Congrats, you’re a college kid now. You may be surprised to discover that your 18-year-old college fund only has enough money to pay for your textbooks. College is expensive, but tuition doesn’t have to keep you from the best years of your life. The Federal Student Aid (FSA) empowers millions of students to fund their education through grants, scholarships, and loans each year. Because there are typically more student applications than grants and scholarships, you may not land each one you apply for. There are steps you can take to qualify for student loans that you don’t want to miss.
Start With the Basics
Begin the journey of funding your education by completing the Free Application for Federal Student Aid (FAFSA). The FSA will use your information to determine financial aid eligibility. The basic requirements for student loan eligibility include U.S. citizenship, a high school diploma or GED, and enrollment/acceptance into an eligible university or program. The FSA will send your completed application to the universities to process and extend award offers. Review the conditions of each loan offer for details regarding its eligibility requirements and see how you qualified. Not all loans are created equally, and you’ll want to know the differences.
Know Your Loans & Lenders
As if the differences between federal loans and private loans are not particular enough, there are various specifications of each that you’ll want to pay close attention to. Differences among lenders account for differences among loans, so you’ll want to compare lender credibility and reliability in addition to the numbers. The interest rates, payback time, and forgiveness opportunities differ for each and play a crucial role in your decision to invest in one over the other. The FSA partners with a handful of lenders for federal loans, so you’ll want to take advantages of their resources and compare private loan offerings on your own.

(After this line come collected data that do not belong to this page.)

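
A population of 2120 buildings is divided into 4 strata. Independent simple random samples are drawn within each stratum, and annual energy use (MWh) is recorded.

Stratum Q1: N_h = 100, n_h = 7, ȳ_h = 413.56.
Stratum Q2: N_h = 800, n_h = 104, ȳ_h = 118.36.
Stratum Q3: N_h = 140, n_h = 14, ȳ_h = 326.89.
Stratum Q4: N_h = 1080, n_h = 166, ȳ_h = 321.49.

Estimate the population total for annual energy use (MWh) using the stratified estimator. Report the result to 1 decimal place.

τ̂_st ≈ 529017.8

τ̂_st = Σ N_h ȳ_h = 100·413.56 + 800·118.36 + 140·326.89 + 1080·321.49 = 529017.8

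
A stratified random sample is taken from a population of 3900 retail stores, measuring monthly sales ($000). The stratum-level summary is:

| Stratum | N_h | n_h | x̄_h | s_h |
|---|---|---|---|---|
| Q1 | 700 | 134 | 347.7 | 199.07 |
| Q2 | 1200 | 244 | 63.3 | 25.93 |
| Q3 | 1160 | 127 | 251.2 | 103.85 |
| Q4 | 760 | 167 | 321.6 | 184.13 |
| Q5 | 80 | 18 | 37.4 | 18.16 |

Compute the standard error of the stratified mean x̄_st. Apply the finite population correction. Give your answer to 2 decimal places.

V̂(x̄_st) = Σ W_h² (1 − n_h/N_h) s_h²/n_h, with W_h = N_h/N and N = 3900:
  stratum Q1: (700/3900)²·(1 − 134/700)·199.07²/134 = 7.70357
  stratum Q2: (1200/3900)²·(1 − 244/1200)·25.93²/244 = 0.207838
  stratum Q3: (1160/3900)²·(1 − 127/1160)·103.85²/127 = 6.69019
  stratum Q4: (760/3900)²·(1 − 167/760)·184.13²/167 = 6.0155
  stratum Q5: (80/3900)²·(1 − 18/80)·18.16²/18 = 0.00597464
V̂(x̄_st) = 20.6231
SE(x̄_st) = √20.6231 = 4.54126

SE(x̄_st) ≈ 4.54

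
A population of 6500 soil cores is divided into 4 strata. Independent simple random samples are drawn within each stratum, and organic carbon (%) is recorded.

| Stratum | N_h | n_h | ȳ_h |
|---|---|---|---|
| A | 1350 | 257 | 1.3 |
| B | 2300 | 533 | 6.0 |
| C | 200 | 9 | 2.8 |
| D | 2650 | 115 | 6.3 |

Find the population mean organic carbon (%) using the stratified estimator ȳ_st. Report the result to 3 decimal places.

ȳ_st ≈ 5.048

N = Σ N_h = 6500. Stratum weights W_h = N_h/N.
ȳ_st = (1350·1.3 + 2300·6.0 + 200·2.8 + 2650·6.3) / 6500 = 5.04769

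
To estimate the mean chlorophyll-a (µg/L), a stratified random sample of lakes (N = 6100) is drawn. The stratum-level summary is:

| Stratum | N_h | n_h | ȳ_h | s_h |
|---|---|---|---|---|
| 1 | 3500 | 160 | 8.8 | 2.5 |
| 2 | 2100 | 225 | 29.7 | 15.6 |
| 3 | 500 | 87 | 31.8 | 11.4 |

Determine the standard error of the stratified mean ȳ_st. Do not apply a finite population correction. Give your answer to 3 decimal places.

V̂(ȳ_st) = Σ W_h² s_h²/n_h, with W_h = N_h/N and N = 6100:
  stratum 1: (3500/6100)²·2.5²/160 = 0.0128599
  stratum 2: (2100/6100)²·15.6²/225 = 0.128187
  stratum 3: (500/6100)²·11.4²/87 = 0.0100362
V̂(ȳ_st) = 0.151084
SE(ȳ_st) = √0.151084 = 0.388695

SE(ȳ_st) ≈ 0.389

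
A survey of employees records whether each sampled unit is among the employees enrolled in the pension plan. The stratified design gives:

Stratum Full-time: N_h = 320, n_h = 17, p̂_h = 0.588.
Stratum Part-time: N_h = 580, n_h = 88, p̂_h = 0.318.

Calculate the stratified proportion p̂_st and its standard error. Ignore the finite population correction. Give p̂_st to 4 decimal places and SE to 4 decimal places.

N = 900; stratum weights W_h = N_h/N.
p̂_st = Σ W_h p̂_h = (320·0.588 + 580·0.318)/900 = 0.41400
V̂(p̂_st) = Σ W_h² p̂_h(1−p̂_h)/(n_h−1):
  stratum Full-time: (320/900)²·0.588·0.412/16 = 0.00191412
  stratum Part-time: (580/900)²·0.318·0.682/87 = 0.00103529
V̂(p̂_st) = 0.00294941; SE = √V̂ = 0.0543085

p̂_st ≈ 0.4140, SE ≈ 0.0543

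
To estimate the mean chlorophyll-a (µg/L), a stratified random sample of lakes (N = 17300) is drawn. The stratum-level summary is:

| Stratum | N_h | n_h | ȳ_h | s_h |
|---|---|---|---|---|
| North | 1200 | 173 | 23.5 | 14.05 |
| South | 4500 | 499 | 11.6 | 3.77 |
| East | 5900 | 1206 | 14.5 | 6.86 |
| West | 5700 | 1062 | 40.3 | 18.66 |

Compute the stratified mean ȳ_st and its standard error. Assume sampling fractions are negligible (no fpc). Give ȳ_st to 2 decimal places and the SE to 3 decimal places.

ȳ_st = Σ W_h ȳ_h = (1200·23.5 + 4500·11.6 + 5900·14.5 + 5700·40.3)/17300 = 22.87052
V̂(ȳ_st) = Σ W_h² s_h²/n_h, with W_h = N_h/N and N = 17300:
  stratum North: (1200/17300)²·14.05²/173 = 0.00549006
  stratum South: (4500/17300)²·3.77²/499 = 0.00192715
  stratum East: (5900/17300)²·6.86²/1206 = 0.0045385
  stratum West: (5700/17300)²·18.66²/1062 = 0.0355923
V̂(ȳ_st) = 0.047548
SE(ȳ_st) = √0.047548 = 0.218055

ȳ_st ≈ 22.87, SE ≈ 0.218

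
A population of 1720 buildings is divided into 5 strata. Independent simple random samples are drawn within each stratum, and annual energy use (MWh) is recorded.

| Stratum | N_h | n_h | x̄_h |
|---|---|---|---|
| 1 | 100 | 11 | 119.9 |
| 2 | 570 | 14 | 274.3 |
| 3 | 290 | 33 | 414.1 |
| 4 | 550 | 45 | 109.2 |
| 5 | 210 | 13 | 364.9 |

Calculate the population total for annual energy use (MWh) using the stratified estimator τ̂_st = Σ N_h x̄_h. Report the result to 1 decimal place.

τ̂_st ≈ 425119.0

τ̂_st = Σ N_h x̄_h = 100·119.9 + 570·274.3 + 290·414.1 + 550·109.2 + 210·364.9 = 425119.0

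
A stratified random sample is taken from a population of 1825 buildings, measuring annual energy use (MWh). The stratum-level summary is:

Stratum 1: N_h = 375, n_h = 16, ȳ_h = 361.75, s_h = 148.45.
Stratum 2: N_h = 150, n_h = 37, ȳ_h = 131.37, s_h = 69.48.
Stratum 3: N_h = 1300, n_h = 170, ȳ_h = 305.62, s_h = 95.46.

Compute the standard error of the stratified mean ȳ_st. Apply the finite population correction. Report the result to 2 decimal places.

SE(ȳ_st) ≈ 8.94

V̂(ȳ_st) = Σ W_h² (1 − n_h/N_h) s_h²/n_h, with W_h = N_h/N and N = 1825:
  stratum 1: (375/1825)²·(1 − 16/375)·148.45²/16 = 55.6725
  stratum 2: (150/1825)²·(1 − 37/150)·69.48²/37 = 0.66399
  stratum 3: (1300/1825)²·(1 − 170/1300)·95.46²/170 = 23.6423
V̂(ȳ_st) = 79.9788
SE(ȳ_st) = √79.9788 = 8.94308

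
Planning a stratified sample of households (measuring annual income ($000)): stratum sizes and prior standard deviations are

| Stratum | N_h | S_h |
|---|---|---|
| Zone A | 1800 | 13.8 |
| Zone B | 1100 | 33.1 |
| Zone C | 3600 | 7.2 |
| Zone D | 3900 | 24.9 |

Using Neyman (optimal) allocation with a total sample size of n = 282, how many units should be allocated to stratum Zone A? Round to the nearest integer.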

Build & Maintain That Credit Score
This may be your first go around with your credit score, but it won’t be the last. Higher scores equate to lower interest rates, meaning you’ll want to build and keep that score up. Your score is primarily based on how well you steward over your financial responsibilities. Take the brave step of putting your bills in your name and be consistent in paying them. Then watch the loan rates go down. Â We won’t tell you how to spend your money, but we will encourage you to beware of rates that exceed those set by the FSA themselves.
Ready, Set, Borrow!Â
Borrowing doesn’t have to be as complicated as its pegged to be. Between the various types of federal and private loans, you’re bound to find one that works best for your wallet and your education. We wouldn’t be surprised if you qualified for more than you expected. Cha-ching.
By researching carefully, following the instructions provided by the various lending organizations, and listening carefully to your heart and whatever good advice is available, your college experience should not be limited by a lack of funds.